LusoJornal / Dominique Stoenesco

L’écrivaine Adriana Armony sur les traces de Pagu à Paris

Pagu est le pseudonyme de Patrícia Galvão, écrivaine et militante politique brésilienne, arrêtée à Paris en 1935. Idole des «modernistes» et icone du féminisme brésilien, insurgée et insoumise, Pagu a été la première femme brésilienne prisonnière politique au XXème siècle.

«Pagu dans le métro», tel est le titre de la recherche de post-doctorat que mène actuellement Adriana Armony à l’Université de la Sorbonne Nouvelle, sous la direction de Claudia Poncioni, Professeure des universités. Une recherche qui porte sur le séjour que Patrícia Galvão a effectué dans la capitale française, en 1934-1935, une période encore peu connue de sa biographie.
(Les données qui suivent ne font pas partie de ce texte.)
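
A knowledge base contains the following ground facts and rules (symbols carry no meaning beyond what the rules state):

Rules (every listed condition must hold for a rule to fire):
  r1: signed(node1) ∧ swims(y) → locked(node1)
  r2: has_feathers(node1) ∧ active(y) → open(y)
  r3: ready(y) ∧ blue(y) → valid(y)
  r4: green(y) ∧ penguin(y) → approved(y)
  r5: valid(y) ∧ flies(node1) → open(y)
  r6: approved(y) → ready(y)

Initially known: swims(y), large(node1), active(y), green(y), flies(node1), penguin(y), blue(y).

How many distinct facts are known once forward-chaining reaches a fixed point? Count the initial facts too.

[1] r4 [green(y) ∧ penguin(y) → approved(y)]. ⇒ new: approved(y).
[2] r6 [approved(y) → ready(y)]. ⇒ new: ready(y).
[3] r3 [ready(y) ∧ blue(y) → valid(y)]. ⇒ new: valid(y).
[4] r5 [valid(y) ∧ flies(node1) → open(y)]. ⇒ new: open(y).
Closure: {active(y), approved(y), blue(y), flies(node1), green(y), large(node1), open(y), penguin(y), ready(y), swims(y), valid(y)} — 11 facts.

11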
Le résultat de cette recherche sera publié sous la forme d’un roman-essai.

Adriana Armony, née à Rio de Janeiro, est écrivaine, titulaire d’un doctorat en Lettres, professeure au Colégio Pedro II, à Rio, et auteure de quatre romans, dont le dernier s’intitule «A Feira» (2017), finaliste du Prix Rio de Littérature.

 

Très peu de gens en France savent qui a été Pagu. Pouvez-vous nous la présenter brièvement?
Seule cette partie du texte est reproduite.